While Tarantino has retained every bit of his penchant for sudden, gory spasms of violence, it's his ability to use dialogue -- and dialogue alone -- to ratchet up tension and push the story forward without diversions from entertaining but insignificant tangents that has undergone the biggest evolution over his career.

While this was sometimes evident in his earlier films, I feel like this evolution was first truly felt in the opening scene of Inglourious Basterds where Christoph Waltz as SS colonel Hans "the Jew Hunter" Landa interrogates French dairy farmer Pierre LaPadite (Denis Ménochet) about the location of a Jewish family Pierre is hiding in his basement. It's an excruciatingly tense scene that establishes the film's villain, elucidates his feelings towards Jews, and sets up the constant fear of discovery and violence Jews in occupied Europe experienced under the Nazis, all without ever leaving Pierre's kitchen table.

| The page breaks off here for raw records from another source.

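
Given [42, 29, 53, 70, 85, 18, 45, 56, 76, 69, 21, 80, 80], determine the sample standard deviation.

23.2393

Step 1: Compute the mean: 55.6923
Step 2: Sum of squared deviations from the mean: 6480.7692
Step 3: Sample variance = 6480.7692 / 12 = 540.0641
Step 4: Standard deviation = sqrt(540.0641) = 23.2393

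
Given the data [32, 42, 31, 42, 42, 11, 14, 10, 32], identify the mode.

42

Step 1: Count the frequency of each value:
  10: appears 1 time(s)
  11: appears 1 time(s)
  14: appears 1 time(s)
  31: appears 1 time(s)
  32: appears 2 time(s)
  42: appears 3 time(s)
Step 2: The value 42 appears most frequently (3 times).
Step 3: Mode = 42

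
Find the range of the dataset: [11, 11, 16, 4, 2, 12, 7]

14

Step 1: Identify the maximum value: max = 16
Step 2: Identify the minimum value: min = 2
Step 3: Range = max - min = 16 - 2 = 14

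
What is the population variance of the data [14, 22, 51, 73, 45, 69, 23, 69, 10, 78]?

625.84

Step 1: Compute the mean: (14 + 22 + 51 + 73 + 45 + 69 + 23 + 69 + 10 + 78) / 10 = 45.4
Step 2: Compute squared deviations from the mean:
  (14 - 45.4)^2 = 985.96
  (22 - 45.4)^2 = 547.56
  (51 - 45.4)^2 = 31.36
  (73 - 45.4)^2 = 761.76
  (45 - 45.4)^2 = 0.16
  (69 - 45.4)^2 = 556.96
  (23 - 45.4)^2 = 501.76
  (69 - 45.4)^2 = 556.96
  (10 - 45.4)^2 = 1253.16
  (78 - 45.4)^2 = 1062.76
Step 3: Sum of squared deviations = 6258.4
Step 4: Population variance = 6258.4 / 10 = 625.84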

The Hateful Eight feels like the logical conclusion of Tarantino's sharpened, more focused use of dialogue. The Hateful Eight is both violent, gory, and suspenseful, yet it's virtually all talking in a nearly three-hour movie that spends the vast majority of its time within the walls of a single large room. It's the Tarantino film that looks and feels most like a play -- or, more accurately, a murder mystery, but about a murder that's yet to be committed. When I rewatched Reservoir Dogs for this review, I was reminded of how many scenes and gunfights take place outside the criminals' warehouse meeting place, providing diversity and action to keep the story moving. The Hateful Eight is almost completely contained within the four walls of Minnie's Haberdashery, yet manages to be even more tense even though nearly all of its battles, subterfuge, and evasions are verbal. But when the bullets do inevitably fly, Tarantino once again demonstrates that gunshot wounds in his films are the most splattery and skull-destroying in the business.

Of all Hollywood directors, Tarantino certainly seems to have the game figured out better than the rest. He puts out films at the comfortable pace of one every three years or so, giving each enough time to be appreciated and discussed on its own while providing enough distance between films that moviegoers remain hungry for his next project. And when Tarantino releases a film, each one is so indelibly imbued with his unmistakable voice, DNA, and love of film history even as his films change time periods and genres that they're sure to delight his fans and film buffs alike, even if the movies themselves don't leave viewers with any deeper understanding of the world or the human condition. But they absolutely deliver a fun, funny, bloody, unique, exciting, and -- most importantly -- surprise-filled time at the movie theater. And it's hard to ask for more than that.